Film français d’Antoine Besse (2022), avec Kristen Billon, Théo Christine, Emmanuelle Bercot, Cédric Kahn, Mohamed Makhtoumi, Oscar Copp, Héloïse Janjaud, Annie Mercier, Tom Pezier, Noah Cohen… 1h42. Sortie le 21 mai 2025.
Kristen Billon et Théo Christine
Le cinéma d’apprentissage a longtemps été un genre très balisé, mais aussi universel, qui a souvent servi de banc d’essai à des réalisateurs débutants séduits par l’autofiction. En France, la Nouvelle Vague, puis le nouveau naturel y ont puisé une bonne part de leur inspiration. Avec Ollie, son premier long métrage de fiction, Antoine Besse traite d’un sujet qu’il a déjà abordé dans son premier court métrage Le skate moderne (2014) : la passion d’un sport urbain pratiqué aussi à la campagne. Une discipline acrobatique qui est aussi devenue une véritable philosophie de vie, notamment aux États-Unis où cette pratique irradie le cinéma indépendant pratiqué par quelques rebelles de la Côte Ouest, qu’il s’agisse de Larry Clark (Kids-1995 et Wassup Rockers-2006), Catherine Hardwicke (Thirteen-2003 et Les seigneurs de Dogtown-2005) ou Gus van Sant (Paranoid Park, 2007). Le jeune héros d’Ollie est un gamin en souffrance pour qui cette activité sportive est à la fois un dérivatif au harcèlement scolaire dont il est victime et un moyen de s’intégrer à une communauté, au moment même où il vient de perdre sa mère et ne peut pas vraiment compter sur le reste de sa famille en miettes. Un contexte qui évoque aussi celui d’un film réunionnais sorti il y a quelques mois, Marmaille de Grégory Lucilly dans lequel le breakdance jouait ce rôle de dérivatif. Antoine Besse inscrit par ailleurs cette histoire dans le contexte de la ruralité, comme l’avait fait avant lui Hugo P. Thomas en montrant dans Juniors (2023) des adolescents dont le monde s’écroulait lorsque leur console venait à les lâcher. Rats des villes et rats des champs semblent donc partager davantage de sujets d’intérêt qu’on ne serait tenté de le penser de prime abord.

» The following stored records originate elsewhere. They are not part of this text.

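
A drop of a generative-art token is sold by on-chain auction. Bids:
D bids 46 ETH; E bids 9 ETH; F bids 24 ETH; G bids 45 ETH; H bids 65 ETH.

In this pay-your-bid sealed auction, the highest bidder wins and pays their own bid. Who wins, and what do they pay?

Pay-your-bid sealed auction: the highest bidder wins and pays their own bid.
Bids in order: 65 (H) > 46 (D) > 45 (G) > 24 (F) > 9 (E)
First-price: H pays what they bid, 65 ETH.

H pays 65 ETH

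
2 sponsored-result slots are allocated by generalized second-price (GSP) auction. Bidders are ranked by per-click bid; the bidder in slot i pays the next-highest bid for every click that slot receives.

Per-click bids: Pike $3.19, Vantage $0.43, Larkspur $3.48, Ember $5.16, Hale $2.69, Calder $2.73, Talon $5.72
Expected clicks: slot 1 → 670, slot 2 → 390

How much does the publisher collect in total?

Per-click bids in order: $5.72 (Talon) > $5.16 (Ember) > $3.48 (Larkspur) > …
Slot 1: Talon pays $5.16 × 670 = $3457.20
Slot 2: Ember pays $3.48 × 390 = $1357.20
Total = $4814.40

Total revenue: $4814.40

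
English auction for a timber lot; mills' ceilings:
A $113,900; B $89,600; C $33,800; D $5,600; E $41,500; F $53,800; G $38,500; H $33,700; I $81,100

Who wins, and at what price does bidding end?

Ascending (English) auction: the price rises until one bidder remains; the winner pays the price at which the last rival dropped out.
Limits ranked: 113,900 (A) > 89,600 (B) > 81,100 (I) > 53,800 (F) > 41,500 (E) > 38,500 (G) > …
Once the price passes $89,600, only A is left; the hammer falls at B's limit of $89,600.

A wins at $89,600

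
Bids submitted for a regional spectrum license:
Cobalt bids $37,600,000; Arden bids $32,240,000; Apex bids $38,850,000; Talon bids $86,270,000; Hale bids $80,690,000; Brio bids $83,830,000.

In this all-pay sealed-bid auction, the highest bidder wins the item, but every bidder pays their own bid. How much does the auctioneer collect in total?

Total revenue: $359,480,000

Bids in order: 86,270,000 (Talon) > 83,830,000 (Brio) > 80,690,000 (Hale) > 38,850,000 (Apex) > 37,600,000 (Cobalt) > 32,240,000 (Arden)
Every bidder forfeits their bid regardless of winning.
Revenue = 37,600,000 + 32,240,000 + 38,850,000 + 86,270,000 + 80,690,000 + 83,830,000 = $359,480,000.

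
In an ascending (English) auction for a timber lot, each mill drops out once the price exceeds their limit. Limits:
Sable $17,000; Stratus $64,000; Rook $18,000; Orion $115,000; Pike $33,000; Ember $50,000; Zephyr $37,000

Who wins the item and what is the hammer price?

Orion wins at $64,000

Rule: the price rises until one bidder remains; the winner pays the price at which the last rival dropped out.
Sorting limits: 115,000 (Orion) > 64,000 (Stratus) > 50,000 (Ember) > 37,000 (Zephyr) > 33,000 (Pike) > 18,000 (Rook) > …
Stratus is the last rival to drop out, at $64,000; Orion remains and wins at that price.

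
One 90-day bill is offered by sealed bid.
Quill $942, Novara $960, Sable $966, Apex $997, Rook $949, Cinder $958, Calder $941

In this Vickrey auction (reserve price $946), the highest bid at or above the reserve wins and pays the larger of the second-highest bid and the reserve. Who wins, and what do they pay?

Rule: the highest bid at or above the reserve wins and pays the larger of the second-highest bid and the reserve.
Bids ranked: 997 (Apex) > 966 (Sable) > 960 (Novara) > 958 (Cinder) > 949 (Rook) > 942 (Quill) > …
Apex has the top bid at or above the reserve ($997).
Second-highest bid $966 exceeds the reserve $946 → payment $966.

Apex pays $966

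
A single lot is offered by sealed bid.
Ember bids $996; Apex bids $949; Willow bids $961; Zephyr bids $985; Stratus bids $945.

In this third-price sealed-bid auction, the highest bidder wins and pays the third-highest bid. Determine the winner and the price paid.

Rule: the highest bidder wins and pays the third-highest bid.
Sorting bids: 996 (Ember) > 985 (Zephyr) > 961 (Willow) > 949 (Apex) > 945 (Stratus)
Ember is highest; pays the third-highest bid, $961.

Ember pays $961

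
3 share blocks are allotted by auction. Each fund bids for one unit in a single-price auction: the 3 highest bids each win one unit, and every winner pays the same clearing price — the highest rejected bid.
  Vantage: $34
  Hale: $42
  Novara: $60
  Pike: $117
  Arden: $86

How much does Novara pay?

Sorting: 117 (Pike), 86 (Arden), 60 (Novara), 42 (Hale), 34 (Vantage)
Top 3: Pike, Arden, Novara.
Highest unsuccessful bid: $42 → clearing price.
Novara wins → pays $42.

Novara pays $42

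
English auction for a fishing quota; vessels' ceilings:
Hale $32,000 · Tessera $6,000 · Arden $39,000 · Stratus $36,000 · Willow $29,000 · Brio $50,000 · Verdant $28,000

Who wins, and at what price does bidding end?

Sorting limits: 50,000 (Brio) > 39,000 (Arden) > 36,000 (Stratus) > 32,000 (Hale) > 29,000 (Willow) > 28,000 (Verdant) > …
Arden is the last rival to drop out, at $39,000; Brio remains and wins at that price.

Brio wins at $39,000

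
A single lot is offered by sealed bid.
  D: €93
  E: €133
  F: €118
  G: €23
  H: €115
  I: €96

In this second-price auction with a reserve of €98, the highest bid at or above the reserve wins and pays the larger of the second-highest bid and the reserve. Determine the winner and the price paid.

Rule: the highest bid at or above the reserve wins and pays the larger of the second-highest bid and the reserve.
Bids in order: 133 (E) > 118 (F) > 115 (H) > 96 (I) > 93 (D) > 23 (G)
E has the top bid at or above the reserve (€133).
Second-highest bid €118 exceeds the reserve €98 → payment €118.

E pays €118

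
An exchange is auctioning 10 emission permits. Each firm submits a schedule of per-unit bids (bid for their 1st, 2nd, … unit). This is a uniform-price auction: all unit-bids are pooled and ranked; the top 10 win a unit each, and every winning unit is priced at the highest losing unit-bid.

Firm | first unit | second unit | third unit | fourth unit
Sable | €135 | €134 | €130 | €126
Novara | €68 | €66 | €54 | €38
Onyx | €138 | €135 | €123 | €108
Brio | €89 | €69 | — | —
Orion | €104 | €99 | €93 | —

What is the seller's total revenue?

All unit-bids, highest first — top 10: 138 (Onyx-1), 135 (Sable-1), 135 (Onyx-2), 134 (Sable-2), 130 (Sable-3), 126 (Sable-4), 123 (Onyx-3), 108 (Onyx-4), 104 (Orion-1), 99 (Orion-2)
First bid not allocated: €93.
Allocation: Onyx 4, Orion 2, Sable 4. Every unit priced at €93.
Revenue = 10 × 93 = €930.

Total revenue: €930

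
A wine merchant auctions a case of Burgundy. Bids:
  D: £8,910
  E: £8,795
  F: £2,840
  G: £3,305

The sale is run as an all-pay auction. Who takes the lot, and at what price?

All-pay auction: the highest bidder wins the item, but every bidder pays their own bid.
Bids ranked: 8,910 (D) > 8,795 (E) > 3,305 (G) > 2,840 (F)
D is highest and takes the item; every bidder forfeits their bid.

D pays £8,910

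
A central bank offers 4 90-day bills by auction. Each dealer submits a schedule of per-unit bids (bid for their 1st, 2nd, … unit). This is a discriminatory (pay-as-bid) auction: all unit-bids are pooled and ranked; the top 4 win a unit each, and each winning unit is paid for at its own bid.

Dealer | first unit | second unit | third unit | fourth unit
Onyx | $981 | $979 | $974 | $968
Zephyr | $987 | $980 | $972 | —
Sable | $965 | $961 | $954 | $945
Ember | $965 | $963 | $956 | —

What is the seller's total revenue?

Pooled unit-bids ranked (top 4): 987 (Zephyr-1), 981 (Onyx-1), 980 (Zephyr-2), 979 (Onyx-2)
Next rejected bid: $974 (not a price — pay-as-bid).
Each winning unit pays its own bid.
Revenue = 987 + 981 + 980 + 979 = $3,927.

Total revenue: $3,927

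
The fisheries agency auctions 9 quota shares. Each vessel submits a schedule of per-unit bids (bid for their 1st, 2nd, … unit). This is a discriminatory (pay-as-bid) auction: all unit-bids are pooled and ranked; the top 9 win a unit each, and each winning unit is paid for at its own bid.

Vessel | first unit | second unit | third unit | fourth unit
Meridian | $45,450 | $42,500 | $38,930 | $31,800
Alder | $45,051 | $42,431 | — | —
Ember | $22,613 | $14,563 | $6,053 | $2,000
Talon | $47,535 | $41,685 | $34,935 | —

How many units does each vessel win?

Alder 2, Meridian 4, Talon 3

Pooled unit-bids ranked (top 9): 47,535 (Talon-1), 45,450 (Meridian-1), 45,051 (Alder-1), 42,500 (Meridian-2), 42,431 (Alder-2), 41,685 (Talon-2), 38,930 (Meridian-3), 34,935 (Talon-3), 31,800 (Meridian-4)
Next rejected bid: $22,613 (not a price — pay-as-bid).
Allocation: Alder 2, Meridian 4, Talon 3.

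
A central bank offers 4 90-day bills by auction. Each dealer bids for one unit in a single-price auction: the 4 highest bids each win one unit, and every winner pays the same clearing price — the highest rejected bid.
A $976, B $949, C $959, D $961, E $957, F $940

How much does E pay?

Sorting: 976 (A), 961 (D), 959 (C), 957 (E), 949 (B), 940 (F)
Winners (4 units): A, D, C, E.
Highest unsuccessful bid: $949 → clearing price.
E wins → pays $949.

E pays $949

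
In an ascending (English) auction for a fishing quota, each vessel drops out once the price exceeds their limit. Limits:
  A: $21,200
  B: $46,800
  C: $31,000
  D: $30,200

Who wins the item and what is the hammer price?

B wins at $31,000

Limits in order: 46,800 (B) > 31,000 (C) > 30,200 (D) > 21,200 (A)
C is the last rival to drop out, at $31,000; B remains and wins at that price.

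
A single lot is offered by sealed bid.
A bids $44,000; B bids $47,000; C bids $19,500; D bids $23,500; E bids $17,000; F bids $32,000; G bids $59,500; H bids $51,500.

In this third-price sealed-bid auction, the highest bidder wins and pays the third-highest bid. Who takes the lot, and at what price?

G pays $47,000

Rule: the highest bidder wins and pays the third-highest bid.
Bids ranked: 59,500 (G) > 51,500 (H) > 47,000 (B) > 44,000 (A) > 32,000 (F) > 23,500 (D) > …
G is highest; pays the third-highest bid, $47,000.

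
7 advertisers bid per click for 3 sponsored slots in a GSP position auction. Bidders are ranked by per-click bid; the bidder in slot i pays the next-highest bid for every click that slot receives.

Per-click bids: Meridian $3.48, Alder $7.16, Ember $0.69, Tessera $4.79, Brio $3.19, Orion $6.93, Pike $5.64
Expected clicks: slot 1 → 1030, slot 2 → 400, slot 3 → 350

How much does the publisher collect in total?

Total revenue: $11070.40

Ranked by bid: $7.16 (Alder) > $6.93 (Orion) > $5.64 (Pike) > $4.79 (Tessera) > …
Slot 1: Alder pays $6.93 × 1030 = $7137.90
Slot 2: Orion pays $5.64 × 400 = $2256.00
Slot 3: Pike pays $4.79 × 350 = $1676.50
Total = $11070.40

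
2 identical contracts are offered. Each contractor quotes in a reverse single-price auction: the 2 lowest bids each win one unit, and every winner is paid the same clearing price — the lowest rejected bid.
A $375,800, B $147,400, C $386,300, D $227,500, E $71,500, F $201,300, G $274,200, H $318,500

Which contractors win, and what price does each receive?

Ordering the bids: 71,500 (E), 147,400 (B), 201,300 (F), 227,500 (D), …
The 2 lowest are E, B.
First losing bid is F's $201,300, which sets the uniform price.

E, B; each is paid $201,300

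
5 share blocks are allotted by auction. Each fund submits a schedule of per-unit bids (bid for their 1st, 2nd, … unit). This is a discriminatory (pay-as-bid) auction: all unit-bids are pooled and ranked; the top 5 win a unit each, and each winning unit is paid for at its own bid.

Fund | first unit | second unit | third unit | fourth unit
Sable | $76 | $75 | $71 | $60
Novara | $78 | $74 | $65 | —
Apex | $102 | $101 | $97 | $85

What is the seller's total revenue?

Total revenue: $463

Merging the schedules and taking the best 5: 102 (Apex-1), 101 (Apex-2), 97 (Apex-3), 85 (Apex-4), 78 (Novara-1)
Next rejected bid: $76 (not a price — pay-as-bid).
Each winning unit pays its own bid.
Revenue = 102 + 101 + 97 + 85 + 78 = $463.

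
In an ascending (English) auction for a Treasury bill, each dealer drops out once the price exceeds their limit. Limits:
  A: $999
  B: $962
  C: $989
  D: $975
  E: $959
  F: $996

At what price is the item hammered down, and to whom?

Limits ranked: 999 (A) > 996 (F) > 989 (C) > 975 (D) > 962 (B) > 959 (E)
F is the last rival to drop out, at $996; A remains and wins at that price.

A wins at $996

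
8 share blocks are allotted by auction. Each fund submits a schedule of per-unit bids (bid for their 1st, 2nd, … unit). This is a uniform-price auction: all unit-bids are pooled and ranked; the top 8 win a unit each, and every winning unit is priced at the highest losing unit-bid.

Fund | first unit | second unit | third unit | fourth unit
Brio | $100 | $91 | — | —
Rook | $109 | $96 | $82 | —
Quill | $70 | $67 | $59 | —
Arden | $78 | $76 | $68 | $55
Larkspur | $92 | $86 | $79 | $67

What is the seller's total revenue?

Total revenue: $624

Merging the schedules and taking the best 8: 109 (Rook-1), 100 (Brio-1), 96 (Rook-2), 92 (Larkspur-1), 91 (Brio-2), 86 (Larkspur-2), 82 (Rook-3), 79 (Larkspur-3)
Highest rejected unit-bid = $78.
Allocation: Brio 2, Larkspur 3, Rook 3. Every unit priced at $78.
Revenue = 8 × 78 = $624.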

Héloïse Janjaud et Kristen Billon
Ollie met en scène des jeunes gens déterminés à aller au bout de leur rêve dans un cadre qui ne s’y prête pas vraiment, faute de zones bétonnées pouvant être aménagées en pistes. C’est d’ailleurs à travers la pratique du skateboard qu’Antoine Besse a contracté personnellement la passion du cinéma. Avec pour références le cinéma indépendant américain et la trilogie consacrée par Raymond Depardon à ses origines paysannes, La vie moderne. Son style s’en ressent par sa fluidité et sa proximité constante avec ses protagonistes. Il n’éprouve par ailleurs jamais le besoin de surligner quoi que ce soit et préfère se positionner dans l’accompagnement en s’inspirant du regard de Jeff Nichols dans Mud (2012) davantage que dans une héroïsation sensationnaliste. Il s’appuie pour cela sur Kristen Billon, un jeune interprète impressionnant recruté à l’origine pour ses qualités de skateur (il était à l’époque du tournage champion de France des moins de 16 ans) davantage que pour son talent dramatique pourtant prometteur. Avec à ses côtés dans une composition spectaculaire le toujours très juste Théo Christine dont les choix ne peuvent que forcer le respect par leur exigence et son sens de la composition à toute épreuve. Avec aussi les réalisateurs et acteurs Emmanuelle Bercot et Cédric Kahn qui se prennent au jeu à tous les sens du terme. Ce film dénué de prétention mais jamais d’ambition, y compris sur le plan esthétique, est de ceux qui portent en eux de belles promesses en atteignant leur objectif sans artifices inutiles ni lieux communs. On suivra avec d’autant plus d’intérêt le tour que prendra la carrière de son réalisateur. Cette ode à la liberté possède un charme irrésistible qui doit beaucoup au regard d’Antoine Besse sur cet univers qui lui est à ce point familier qu’il le dépouille de ses lieux communs habituels.